A number of schools in NI have reported positive Covid-19 cases among staff or pupils since schools began to reopen on 24 August.
In the vast majority of cases, specific classes of pupils have been told to self-isolate following advice from the Public Health Agency.
A number of schools have closed for deep cleans after positive tests but only for a short period.
Last week, Holy Cross College in Strabane and Malone College in Belfast closed for a number of days after positive cases were reported.
Earlier, Fleming Fulton, a special school in Belfast, closed after two members of staff tested positive.
Bangor councillor Barry McKee said he believed St Comgall’s Primary School had given “good advice to parents” not to panic.
“I would encourage our children to continue their studies as best they can from home, with the support of their teachers,” he added.
He said employers should be “as flexible as possible with parents”.
‘Our children will suffer’
But one parent, who did not wish to be named, said: “I’m disappointed and angry that this is the first school in NI to close completely [for two weeks] and has shown such a lack of resilience.
“Parents are now faced again with the unrelenting challenge of homeschooling while juggling work and other commitments.
“Yet again it is our children who will suffer most.

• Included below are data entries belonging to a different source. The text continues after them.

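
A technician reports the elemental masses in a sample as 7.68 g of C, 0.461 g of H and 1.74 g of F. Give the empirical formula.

C: 7.68 g ÷ 12.01 g/mol = 0.6395 mol
H: 0.461 g ÷ 1.008 g/mol = 0.4573 mol
F: 1.74 g ÷ 19.00 g/mol = 0.09158 mol
Smallest is F at 0.09158 mol; normalising gives C 6.983, H 4.994, F 1.000
→ C7H5F

C7H5F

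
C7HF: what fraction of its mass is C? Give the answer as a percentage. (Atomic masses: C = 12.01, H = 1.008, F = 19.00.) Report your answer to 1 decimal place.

80.8%

Molar mass = 7(12.01) + 1(1.008) + 1(19.00) = 104.078 g/mol
Mass of C per mole = 7 × 12.01 = 84.070 g
% C = 84.070 / 104.078 × 100 = 80.8%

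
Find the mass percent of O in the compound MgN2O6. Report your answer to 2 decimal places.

64.72%

Molar mass = 1(24.31) + 2(14.01) + 6(16.00) = 148.330 g/mol
Mass of O per mole = 6 × 16.00 = 96.000 g
% O = 96.000 / 148.330 × 100 = 64.72%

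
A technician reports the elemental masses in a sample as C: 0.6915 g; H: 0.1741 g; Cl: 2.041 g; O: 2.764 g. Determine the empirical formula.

CH3ClO3

Moles — C: 0.6915 / 12.01 = 0.05758 mol; H: 0.1741 / 1.008 = 0.1727 mol; Cl: 2.041 / 35.45 = 0.05757 mol; O: 2.764 / 16.00 = 0.1727 mol
Divide by the smallest (0.05757 mol Cl): C 1.000, H 3.000, Cl 1.000, O 3.000
Ratio ≈ 1:3:1:3, so the empirical formula is CH3ClO3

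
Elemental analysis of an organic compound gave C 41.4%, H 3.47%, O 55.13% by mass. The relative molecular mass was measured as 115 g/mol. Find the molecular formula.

C4H4O4

Assume 100 g: 41.4 g C, 3.47 g H, 55.13 g O.
n(C) = 41.4/12.01 = 3.447, n(H) = 3.47/1.008 = 3.442, n(O) = 55.13/16.00 = 3.446
Divide by the smallest (3.442 mol H): C 1.001, H 1.000, O 1.001
Ratio ≈ 1:1:1, so the empirical formula is CHO
Empirical-formula mass = 29.02 g/mol
n = 115 / 29.02 = 3.96 ≈ 4
Molecular formula = (CHO)×4 = C4H4O4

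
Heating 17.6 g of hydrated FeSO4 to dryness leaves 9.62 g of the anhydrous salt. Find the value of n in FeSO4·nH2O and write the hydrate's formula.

FeSO4·7H2O

Mass of water lost = 17.6 − 9.62 = 7.98 g → 7.98 / 18.02 = 0.4428 mol H2O
Molar mass of FeSO4 = 151.92 g/mol → mol FeSO4 = 9.62 / 151.92 = 0.06332
n = 0.4428 / 0.06332 = 6.99 ≈ 7 → FeSO4·7H2O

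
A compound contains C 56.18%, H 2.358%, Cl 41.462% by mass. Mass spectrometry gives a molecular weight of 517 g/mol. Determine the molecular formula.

C24H12Cl6

Assume 100 g: 56.18 g C, 2.358 g H, 41.462 g Cl.
Moles — C: 56.18 / 12.01 = 4.678 mol; H: 2.358 / 1.008 = 2.339 mol; Cl: 41.462 / 35.45 = 1.17 mol
Smallest is Cl at 1.17 mol; normalising gives C 3.999, H 2.000, Cl 1.000
≈ 4:2:1 → C4H2Cl
Empirical-formula mass = 85.51 g/mol
n = 517 / 85.51 = 6.05 ≈ 6
Molecular formula = (C4H2Cl)×6 = C24H12Cl6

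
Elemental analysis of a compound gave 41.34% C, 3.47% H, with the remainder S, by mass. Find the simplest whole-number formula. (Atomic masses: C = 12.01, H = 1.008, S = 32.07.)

C2H2S

Assume 100 g: 41.34 g C, 3.47 g H, 55.19 g S.
n(C) = 41.34/12.01 = 3.442, n(H) = 3.47/1.008 = 3.442, n(S) = 55.19/32.07 = 1.721
Ratios (÷ 1.721): C 2.000, H 2.000, S 1.000
Ratio ≈ 2:2:1, so the empirical formula is C2H2S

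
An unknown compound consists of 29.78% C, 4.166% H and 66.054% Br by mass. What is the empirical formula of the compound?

Assume 100 g: 29.78 g C, 4.166 g H, 66.054 g Br.
Moles — C: 29.78 / 12.01 = 2.48 mol; H: 4.166 / 1.008 = 4.133 mol; Br: 66.054 / 79.90 = 0.8267 mol
Divide by the smallest (0.8267 mol Br): C 2.999, H 4.999, Br 1.000
Ratio ≈ 3:5:1, so the empirical formula is C3H5Br

C3H5Br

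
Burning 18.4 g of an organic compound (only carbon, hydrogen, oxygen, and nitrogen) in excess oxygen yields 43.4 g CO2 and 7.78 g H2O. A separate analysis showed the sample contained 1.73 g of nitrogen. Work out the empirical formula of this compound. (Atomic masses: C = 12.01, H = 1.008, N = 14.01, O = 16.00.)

mol C = 43.4 / 44.01 = 0.9861; mass C = 0.9861 × 12.01 = 11.84 g
mol H = 2 × (7.78 / 18.02) = 0.8635; mass H = 0.8635 × 1.008 = 0.8704 g
mol N = 1.73 / 14.01 = 0.1235
mass O = 18.4 − (14.44) = 3.956 g → mol O = 0.2473
Ratios (÷ 0.1235): C 7.986, H 6.993, N 1.000, O 2.002
→ C8H7NO2

C8H7NO2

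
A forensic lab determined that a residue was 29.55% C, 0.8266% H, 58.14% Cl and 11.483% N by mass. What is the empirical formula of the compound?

Assume 100 g: 29.55 g C, 0.8266 g H, 58.14 g Cl, 11.483 g N.
n(C) = 29.55/12.01 = 2.46, n(H) = 0.8266/1.008 = 0.82, n(Cl) = 58.14/35.45 = 1.64, n(N) = 11.483/14.01 = 0.8196
Divide by the smallest (0.8196 mol N): C 3.002, H 1.001, Cl 2.001, N 1.000
Ratio ≈ 3:1:2:1, so the empirical formula is C3HCl2N

C3HCl2N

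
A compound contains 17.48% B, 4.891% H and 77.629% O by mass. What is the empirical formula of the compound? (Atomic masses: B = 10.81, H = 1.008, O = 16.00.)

Assume 100 g: 17.48 g B, 4.891 g H, 77.629 g O.
B: 17.48 g ÷ 10.81 g/mol = 1.617 mol
H: 4.891 g ÷ 1.008 g/mol = 4.852 mol
O: 77.629 g ÷ 16.00 g/mol = 4.852 mol
Divide by the smallest (1.617 mol B): B 1.000, H 3.001, O 3.000
≈ 1:3:3 → BH3O3

BH3O3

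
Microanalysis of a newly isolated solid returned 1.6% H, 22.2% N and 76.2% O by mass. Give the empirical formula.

Assume 100 g: 1.6 g H, 22.2 g N, 76.2 g O.
H: 1.6 g ÷ 1.008 g/mol = 1.587 mol
N: 22.2 g ÷ 14.01 g/mol = 1.585 mol
O: 76.2 g ÷ 16.00 g/mol = 4.763 mol
Divide by the smallest (1.585 mol N): H 1.002, N 1.000, O 3.006
→ HNO3

HNO3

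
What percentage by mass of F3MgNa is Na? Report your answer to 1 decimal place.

Molar mass = 3(19.00) + 1(24.31) + 1(22.99) = 104.300 g/mol
Mass of Na per mole = 1 × 22.99 = 22.990 g
% Na = 22.990 / 104.300 × 100 = 22.0%

22.0%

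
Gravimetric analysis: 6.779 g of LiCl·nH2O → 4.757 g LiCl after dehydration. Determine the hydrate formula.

LiCl·H2O

Mass of water lost = 6.779 − 4.757 = 2.022 g → 2.022 / 18.02 = 0.1122 mol H2O
Molar mass of LiCl = 42.39 g/mol → mol LiCl = 4.757 / 42.39 = 0.1122
n = 0.1122 / 0.1122 = 1.00 ≈ 1 → LiCl·H2O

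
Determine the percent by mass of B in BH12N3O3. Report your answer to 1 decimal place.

Molar mass = 1(10.81) + 12(1.008) + 3(14.01) + 3(16.00) = 112.936 g/mol
Mass of B per mole = 1 × 10.81 = 10.810 g
% B = 10.810 / 112.936 × 100 = 9.6%

9.6%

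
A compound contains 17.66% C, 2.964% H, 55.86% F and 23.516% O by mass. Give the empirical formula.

Assume 100 g: 17.66 g C, 2.964 g H, 55.86 g F, 23.516 g O.
C: 17.66 g ÷ 12.01 g/mol = 1.47 mol
H: 2.964 g ÷ 1.008 g/mol = 2.94 mol
F: 55.86 g ÷ 19.00 g/mol = 2.94 mol
O: 23.516 g ÷ 16.00 g/mol = 1.47 mol
Divide by the smallest (1.47 mol O): C 1.000, H 2.001, F 2.000, O 1.000
Ratio ≈ 1:2:2:1, so the empirical formula is CH2F2O

CH2F2O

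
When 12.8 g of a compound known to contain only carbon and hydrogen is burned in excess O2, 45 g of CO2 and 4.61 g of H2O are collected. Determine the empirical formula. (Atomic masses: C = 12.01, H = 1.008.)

mol C = 45 / 44.01 = 1.022; mass C = 1.022 × 12.01 = 12.28 g
mol H = 2 × (4.61 / 18.02) = 0.5117; mass H = 0.5117 × 1.008 = 0.5157 g
Smallest is H at 0.5117 mol; normalising gives C 1.998, H 1.000
≈ 2:1 → C2H

C2H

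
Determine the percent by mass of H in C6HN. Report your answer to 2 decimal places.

1.16%

Molar mass = 6(12.01) + 1(1.008) + 1(14.01) = 87.078 g/mol
Mass of H per mole = 1 × 1.008 = 1.008 g
% H = 1.008 / 87.078 × 100 = 1.16%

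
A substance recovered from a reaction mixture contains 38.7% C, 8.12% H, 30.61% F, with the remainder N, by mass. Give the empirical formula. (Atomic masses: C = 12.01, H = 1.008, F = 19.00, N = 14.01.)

Assume 100 g: 38.7 g C, 8.12 g H, 30.61 g F, 22.57 g N.
C: 38.7 g ÷ 12.01 g/mol = 3.222 mol
H: 8.12 g ÷ 1.008 g/mol = 8.056 mol
F: 30.61 g ÷ 19.00 g/mol = 1.611 mol
N: 22.57 g ÷ 14.01 g/mol = 1.611 mol
Smallest is N at 1.611 mol; normalising gives C 2.000, H 5.000, F 1.000, N 1.000
→ C2H5FN

C2H5FN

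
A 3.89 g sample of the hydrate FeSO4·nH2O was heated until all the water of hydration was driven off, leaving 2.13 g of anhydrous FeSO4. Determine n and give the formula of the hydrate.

Mass of water lost = 3.89 − 2.13 = 1.76 g → 1.76 / 18.02 = 0.09767 mol H2O
Molar mass of FeSO4 = 151.92 g/mol → mol FeSO4 = 2.13 / 151.92 = 0.01402
n = 0.09767 / 0.01402 = 6.97 ≈ 7 → FeSO4·7H2O

FeSO4·7H2O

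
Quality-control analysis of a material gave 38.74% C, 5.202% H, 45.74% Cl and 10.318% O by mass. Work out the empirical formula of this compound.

C5H8Cl2O

Assume 100 g: 38.74 g C, 5.202 g H, 45.74 g Cl, 10.318 g O.
n(C) = 38.74/12.01 = 3.226, n(H) = 5.202/1.008 = 5.161, n(Cl) = 45.74/35.45 = 1.29, n(O) = 10.318/16.00 = 0.6449
Divide by the smallest (0.6449 mol O): C 5.002, H 8.003, Cl 2.001, O 1.000
≈ 5:8:2:1 → C5H8Cl2O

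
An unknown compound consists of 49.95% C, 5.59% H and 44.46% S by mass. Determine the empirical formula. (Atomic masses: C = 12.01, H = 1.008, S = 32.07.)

Assume 100 g: 49.95 g C, 5.59 g H, 44.46 g S.
C: 49.95 g ÷ 12.01 g/mol = 4.159 mol
H: 5.59 g ÷ 1.008 g/mol = 5.546 mol
S: 44.46 g ÷ 32.07 g/mol = 1.386 mol
Smallest is S at 1.386 mol; normalising gives C 3.000, H 4.000, S 1.000
≈ 3:4:1 → C3H4S

C3H4S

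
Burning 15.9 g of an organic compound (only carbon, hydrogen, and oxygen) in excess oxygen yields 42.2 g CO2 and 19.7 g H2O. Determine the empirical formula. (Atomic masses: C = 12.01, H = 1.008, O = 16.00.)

C7H16O

mol C = 42.2 / 44.01 = 0.9589; mass C = 0.9589 × 12.01 = 11.52 g
mol H = 2 × (19.7 / 18.02) = 2.186; mass H = 2.186 × 1.008 = 2.204 g
mass O = 15.9 − (13.72) = 2.180 g → mol O = 0.1362
Ratios (÷ 0.1362): C 7.038, H 16.048, O 1.000
→ C7H16O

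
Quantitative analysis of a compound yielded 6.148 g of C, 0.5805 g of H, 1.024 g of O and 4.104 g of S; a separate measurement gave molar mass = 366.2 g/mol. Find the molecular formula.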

“Schools must ensure they have adequate systems in place to avoid school-wide closures for minimal cases.”
Justin McCamphill, from teaching union NASUWT, said it was “inundated with staff asking what their school should do because either teachers, pupils or support staff have tested positive”.
He said that the Department of Education “needed to get a handle on this”.
“We have a very strange situation here where we have guidance but it’s being interpreted in its own way in each school. It’s an intolerable situation, it should be a clear instruction on what schools should do.”
He added that he was aware of some other schools that “are on the brink” of closing over staffing issues.
At the start of September, Stormont’s education committee was told there had been “88 reports into schools of a positive case in 64 educational settings”, however, there has been no update since then.
Meanwhile, the number of coronavirus-related deaths in Northern Ireland remains at 578, according to the latest Department of Health statistics.
There were no further deaths reported by the department on Monday.
The total number of cases in the past 24 hours increased by 220, with the total number of people testing positive now 10,949 – with 999 of those being recorded in the past four days.